This is one rare article where a lazy reader could be left believing a clear lie. Start with the headline:
Did Yiannopoulos secretly send more than 100 thugs to Berkeley to break up his own speech?
(By the way, if you don't know who Milo Yiannopoulos is, it's my displeasure to tell you he enjoys being a provocateur at Breitbart who somewhat admires the alt-right and 4chan types. So, well paid scum. Also gay.)
The headline is nice use of a question to imply the incorrect info, but still allow the author to deny lying. "I am only asking a question" -- I think that was a standard line of Glenn Beck as he drew his infamous charts showing the evil machinations of whomever.
Then I had to scroll down through the equivalent of about five screens before the author casts doubt on this speculation. Up till that point, it's a description of what's known about the event that supports this conspiratorial speculation.
However, this article is generally better than the conservative media because the impression is corrected if you read far enough down. So, it's not like the rest of the fake news I complain about, like Clinton going to Pedophile Island and lies like that.

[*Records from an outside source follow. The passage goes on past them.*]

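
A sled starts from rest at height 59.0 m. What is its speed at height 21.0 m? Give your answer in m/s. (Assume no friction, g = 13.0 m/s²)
mgh₁ = mgh₂ + ½mv² ⇒ v = √(2g(h₁−h₂)) = √(2·13.0·38.0) = 31.43 m/s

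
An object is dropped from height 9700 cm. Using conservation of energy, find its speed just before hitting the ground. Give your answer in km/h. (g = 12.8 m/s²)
Convert to SI: h = 97.0 m
mgh = ½mv² ⇒ v = √(2gh) = √(2·12.8·97.0) = 49.8317 m/s = 179.4 km/h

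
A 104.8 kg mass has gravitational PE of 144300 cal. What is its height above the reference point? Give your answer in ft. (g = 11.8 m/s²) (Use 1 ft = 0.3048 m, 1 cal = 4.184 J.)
Convert to SI: m = 104.8 kg, PE = 603751 J
h = PE/(mg) = 603751/(104.8·11.8) = 488.219 m = 1602 ft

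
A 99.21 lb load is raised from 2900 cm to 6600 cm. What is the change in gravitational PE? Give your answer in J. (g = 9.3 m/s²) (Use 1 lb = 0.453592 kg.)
Convert to SI: m = 45.0009 kg, Δh = 37.0 m
ΔPE = mgΔh = (45.0009)(9.3)(37.0) = 15480 J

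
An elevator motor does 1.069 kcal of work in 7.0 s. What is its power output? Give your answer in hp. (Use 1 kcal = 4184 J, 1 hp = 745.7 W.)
Convert to SI: W = 4472.7 J, t = 7.0 s
P = W/t = 4472.7/7.0 = 638.957 W = 0.8569 hp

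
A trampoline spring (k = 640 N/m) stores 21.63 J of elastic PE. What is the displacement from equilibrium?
x = √(2·PE/k) = √(2·21.63/640) = 0.26 m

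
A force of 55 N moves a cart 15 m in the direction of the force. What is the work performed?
W = F·d = (55)(15) = 825.0 J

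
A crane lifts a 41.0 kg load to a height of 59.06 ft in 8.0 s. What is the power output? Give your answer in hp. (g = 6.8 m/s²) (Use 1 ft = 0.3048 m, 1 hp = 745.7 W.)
Convert to SI: m = 41.0 kg, h = 18.0015 m, t = 8.0 s
P = mgh/t = (41.0)(6.8)(18.0015)/8.0 = 627.352 W = 0.8413 hp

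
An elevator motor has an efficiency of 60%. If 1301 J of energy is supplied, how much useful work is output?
W_out = η·W_in = 0.6·1301 = 780.6 J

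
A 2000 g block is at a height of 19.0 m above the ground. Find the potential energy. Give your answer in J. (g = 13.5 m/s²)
Convert to SI: m = 2.0 kg, h = 19.0 m
PE = mgh = (2.0)(13.5)(19.0) = 513.0 J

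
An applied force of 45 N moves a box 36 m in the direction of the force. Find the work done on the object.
W = F·d = (45)(36) = 1620 J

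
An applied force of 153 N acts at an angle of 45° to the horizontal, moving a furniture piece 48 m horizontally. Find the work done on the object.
W = F·d·cosθ = (153)(48)cos(45°) = 5193 J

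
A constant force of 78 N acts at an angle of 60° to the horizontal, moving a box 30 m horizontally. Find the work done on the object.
W = F·d·cosθ = (78)(30)cos(60°) = 1170 J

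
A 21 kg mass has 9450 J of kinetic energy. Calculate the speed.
v = √(2·KE/m) = √(2·9450/21) = 30.0 m/s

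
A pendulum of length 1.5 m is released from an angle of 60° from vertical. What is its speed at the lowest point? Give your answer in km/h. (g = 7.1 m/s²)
h = L(1 − cosθ) = 1.5(1 − cos60°) = 0.75 m
v = √(2gh) = √(2·7.1·0.75) = 3.26343 m/s = 11.75 km/h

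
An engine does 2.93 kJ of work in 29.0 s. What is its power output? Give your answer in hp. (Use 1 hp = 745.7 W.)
Convert to SI: W = 2930.0 J, t = 29.0 s
P = W/t = 2930.0/29.0 = 101.034 W = 0.1355 hp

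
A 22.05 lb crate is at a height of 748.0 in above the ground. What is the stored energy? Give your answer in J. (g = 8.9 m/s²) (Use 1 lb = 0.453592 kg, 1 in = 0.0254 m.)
Convert to SI: m = 10.0017 kg, h = 18.9992 m
PE = mgh = (10.0017)(8.9)(18.9992) = 1691 J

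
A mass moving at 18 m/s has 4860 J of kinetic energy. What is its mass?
m = 2·KE/v² = 2·4860/(18)² = 30.0 kg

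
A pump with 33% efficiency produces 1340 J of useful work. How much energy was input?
W_in = W_out/η = 1340/0.33 = 4061 J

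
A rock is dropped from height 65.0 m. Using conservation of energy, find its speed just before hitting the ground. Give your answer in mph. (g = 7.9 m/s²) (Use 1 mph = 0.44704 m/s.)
mgh = ½mv² ⇒ v = √(2gh) = √(2·7.9·65.0) = 32.0468 m/s = 71.69 mph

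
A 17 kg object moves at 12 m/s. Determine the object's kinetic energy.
KE = ½mv² = ½(17)(12)² = 1224.0 J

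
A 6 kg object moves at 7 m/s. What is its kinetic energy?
KE = ½mv² = ½(6)(7)² = 147.0 J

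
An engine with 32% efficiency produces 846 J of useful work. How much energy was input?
W_in = W_out/η = 846/0.32 = 2644 J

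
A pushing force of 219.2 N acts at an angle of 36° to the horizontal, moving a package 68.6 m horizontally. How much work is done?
W = F·d·cosθ = (219.2)(68.6)cos(36°) = 12170 J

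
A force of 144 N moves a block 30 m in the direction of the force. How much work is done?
W = F·d = (144)(30) = 4320 J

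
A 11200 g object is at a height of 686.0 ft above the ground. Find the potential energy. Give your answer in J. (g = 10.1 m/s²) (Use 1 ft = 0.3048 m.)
Convert to SI: m = 11.2 kg, h = 209.093 m
PE = mgh = (11.2)(10.1)(209.093) = 23650 J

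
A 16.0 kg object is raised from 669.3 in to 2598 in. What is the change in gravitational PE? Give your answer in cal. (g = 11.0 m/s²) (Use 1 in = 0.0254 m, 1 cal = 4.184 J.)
Convert to SI: m = 16.0 kg, Δh = 48.989 m
ΔPE = mgΔh = (16.0)(11.0)(48.989) = 8622.06 J = 2061 cal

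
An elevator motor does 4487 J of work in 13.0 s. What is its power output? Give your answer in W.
P = W/t = 4487.0/13.0 = 345.2 W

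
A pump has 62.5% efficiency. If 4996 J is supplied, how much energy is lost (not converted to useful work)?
W_lost = W_in(1 − η) = 4996·(1 − 0.625) = 1874 J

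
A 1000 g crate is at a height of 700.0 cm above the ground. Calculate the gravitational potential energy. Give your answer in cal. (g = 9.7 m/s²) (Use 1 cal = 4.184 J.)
Convert to SI: m = 1.0 kg, h = 7.0 m
PE = mgh = (1.0)(9.7)(7.0) = 67.9 J = 16.23 cal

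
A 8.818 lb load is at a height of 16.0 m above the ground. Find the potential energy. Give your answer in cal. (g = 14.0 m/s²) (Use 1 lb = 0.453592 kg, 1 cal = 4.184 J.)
Convert to SI: m = 3.99977 kg, h = 16.0 m
PE = mgh = (3.99977)(14.0)(16.0) = 895.949 J = 214.1 cal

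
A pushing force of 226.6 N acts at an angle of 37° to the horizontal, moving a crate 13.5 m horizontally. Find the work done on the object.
W = F·d·cosθ = (226.6)(13.5)cos(37°) = 2443 J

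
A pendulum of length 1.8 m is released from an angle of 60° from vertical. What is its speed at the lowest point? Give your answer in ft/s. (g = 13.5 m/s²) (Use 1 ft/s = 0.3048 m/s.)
h = L(1 − cosθ) = 1.8(1 − cos60°) = 0.9 m
v = √(2gh) = √(2·13.5·0.9) = 4.9295 m/s = 16.17 ft/s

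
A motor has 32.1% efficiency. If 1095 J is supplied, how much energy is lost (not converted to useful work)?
W_lost = W_in(1 − η) = 1095·(1 − 0.321) = 743.5 J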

So even when I see something that looks like fake news in the MSM, it isn't. Conservative media still has a near monopoly of this particularly form of despicable behavior.
Image: forward.com
Extra. More reporting on the campus police's weak response to the rioting. Compare these two responses to the riots.
Update 8/29/19. A MSNBC host rushed a poorly-source scoop (about backing of loans to Trump) onto the air. A day later, he's apologizing, correcting, and explaining what he did wrong. Funny, but Fox News doesn't behave this way when they muck up their reporting... cough ... Seth Rich... cough ... MI6 bugging Trump Tower.